The sign and symptoms of vitamin D intoxication might include: anorexia, nausea and vomiting, abdominal pain, constipation, dehydration, polyuria, polydipsia, nephrocalcinosis, nephrolithiasis, chronic interstitial nephritis, nephrogenic diabetes insipidus and chronic renal failure, paresthesia, hypotonia, seizure, confusion, apathy, coma, hypertension, arrhythmia, bradycardia, cardiomyopathy, calcification, muscle weakness, conjunctival calcification and osteoporosis. The signs of toxicity mostly observed when very large single dose was used. For example IOM reported that >50–60 ng/ml should raise concerns about possible adverse effects (Tolerable Upper Intake Levels: Calcium and Vitamin D).

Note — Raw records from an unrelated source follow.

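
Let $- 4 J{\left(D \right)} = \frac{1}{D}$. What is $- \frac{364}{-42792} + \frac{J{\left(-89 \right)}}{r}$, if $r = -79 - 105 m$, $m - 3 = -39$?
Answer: $\frac{59954147}{7047607044} \approx 0.008507$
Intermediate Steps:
$m = -36$ ($m = 3 - 39 = -36$)
$r = 3701$ ($r = -79 - -3780 = -79 + 3780 = 3701$)
$J{\left(D \right)} = - \frac{1}{4 D}$
$- \frac{364}{-42792} + \frac{J{\left(-89 \right)}}{r} = - \frac{364}{-42792} + \frac{\left(- \frac{1}{4}\right) \frac{1}{-89}}{3701} = \left(-364\right) \left(- \frac{1}{42792}\right) + \left(- \frac{1}{4}\right) \left(- \frac{1}{89}\right) \frac{1}{3701} = \frac{91}{10698} + \frac{1}{356} \cdot \frac{1}{3701} = \frac{91}{10698} + \frac{1}{1317556} = \frac{59954147}{7047607044}$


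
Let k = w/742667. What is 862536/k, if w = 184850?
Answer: 320288511756/92425 ≈ 3.4654e+6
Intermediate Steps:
k = 184850/742667 ≈ 0.24890
862536/k = 862536/(184850/742667) = 862536*(742667/184850) = 320288511756/92425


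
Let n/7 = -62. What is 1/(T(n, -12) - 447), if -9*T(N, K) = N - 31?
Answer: -3/1186 ≈ -0.0025295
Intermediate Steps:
n = -434 (n = 7*(-62) = -434)
T(N, K) = 31/9 - N/9 (T(N, K) = -(N - 31)/9 = -(-31 + N)/9 = 31/9 - N/9)
1/(T(n, -12) - 447) = 1/((31/9 - ⅑*(-434)) - 447) = 1/((31/9 + 434/9) - 447) = 1/(155/3 - 447) = 1/(-1186/3) = -3/1186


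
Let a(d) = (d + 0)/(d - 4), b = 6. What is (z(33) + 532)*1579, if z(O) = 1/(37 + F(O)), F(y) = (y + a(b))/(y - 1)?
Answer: 256221172/305 ≈ 8.4007e+5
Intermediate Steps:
a(d) = d/(-4 + d)
F(y) = (3 + y)/(-1 + y) (F(y) = (y + 6/(-4 + 6))/(y - 1) = (y + 6/2)/(-1 + y) = (y + 6*(1/2))/(-1 + y) = (y + 3)/(-1 + y) = (3 + y)/(-1 + y))
z(O) = 1/(37 + (3 + O)/(-1 + O))
(z(33) + 532)*1579 = ((-1 + 33)/(2*(-17 + 19*33)) + 532)*1579 = ((1/2)*32/(-17 + 627) + 532)*1579 = ((1/2)*32/610 + 532)*1579 = ((1/2)*(1/610)*32 + 532)*1579 = (8/305 + 532)*1579 = (162268/305)*1579 = 256221172/305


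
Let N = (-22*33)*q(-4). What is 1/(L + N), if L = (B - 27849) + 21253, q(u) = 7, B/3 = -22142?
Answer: -1/78104 ≈ -1.2803e-5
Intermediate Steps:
B = -66426 (B = 3*(-22142) = -66426)
N = -5082 (N = -22*33*7 = -726*7 = -5082)
L = -73022 (L = (-66426 - 27849) + 21253 = -94275 + 21253 = -73022)
1/(L + N) = 1/(-73022 - 5082) = 1/(-78104) = -1/78104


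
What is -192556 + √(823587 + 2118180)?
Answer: -192556 + 3*√326863 ≈ -1.9084e+5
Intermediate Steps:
-192556 + √(823587 + 2118180) = -192556 + √2941767 = -192556 + 3*√326863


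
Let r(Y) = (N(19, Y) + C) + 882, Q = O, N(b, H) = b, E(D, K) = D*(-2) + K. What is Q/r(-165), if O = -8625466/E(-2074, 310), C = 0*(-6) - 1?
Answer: -4312733/2006100 ≈ -2.1498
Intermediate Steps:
E(D, K) = K - 2*D (E(D, K) = -2*D + K = K - 2*D)
C = -1 (C = 0 - 1 = -1)
O = -4312733/2229 (O = -8625466/(310 - 2*(-2074)) = -8625466/(310 + 4148) = -8625466/4458 = -8625466*1/4458 = -4312733/2229 ≈ -1934.8)
Q = -4312733/2229 ≈ -1934.8
r(Y) = 900 (r(Y) = (19 - 1) + 882 = 18 + 882 = 900)
Q/r(-165) = -4312733/2229/900 = -4312733/2229*1/900 = -4312733/2006100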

In the “endocrine society guidline” and “practical guideline for central Europe”, >100 ng/ml was considered as the intoxicated level [
24,
27]. The panel was agreed with the safety serum level of 100 ng/ml (agreement score: 5). The panel suggest the discontinuation of vitamin D supplementation if the circulating level is above 100 ng/ml and recheck after 6 months regarding vitamin D reserve (agreement score: 5). If the blood level is more than 150 ng/ml, the panel recommended urinalysis because of the risk of hypercalcuria and renal stones [
50].
Is checking the vitamin D level and supplementation suggested for patients with clinically isolated syndrome?
CIS is defined as first demyelinating event indicating high risk for MS (i.e., one clinical event involving the spinal cord, the optic nerve, the brainstem or cerebellum or occasionally the hemispheres) and at least 2 silent T2 bright areas on a brain or spinal cord MRI (at least one must be in the brain). Previous studies reported that severe vitamin D deficiency is more common among clinically isolated syndrome patients [
53]. Also, according to previous studies low serum vitamin D is correlates with increased MS risk in CIS patients [
54]. On the other hand, in CIS patients, higher total cholesterol level was associated with an increment in the number of contrast enhancing lesions on brain-MRI and consequently the first clinical event. Brown et al. conducted a study on the relationship between vitamin D metabolits’ level and serum lipoprotein status. They reported that a higher 25(OH)D3 level was associated with higher HDL biomarkers (HDL-c, Apo AII, Apo AI, arylesterase and paroxanase activity) and LDL biomarkers (LDL-c and Apo B). Though, the relationship between HDL-biomarkers and 25(OH)D3 was stronger. Therefore, they proposed that the effect of hypovitaminosis D on lipid profile in CIS patients, might be one of the susceptible cause of its adverse effect on CIS course of disease [
55]. The panel suggests vitamin D level check and 8–12 weeks of supplementation in case of insufficiency and deficiency (25(OH)D below 40 ng/ml) for all CIS patients (agreement score: 4).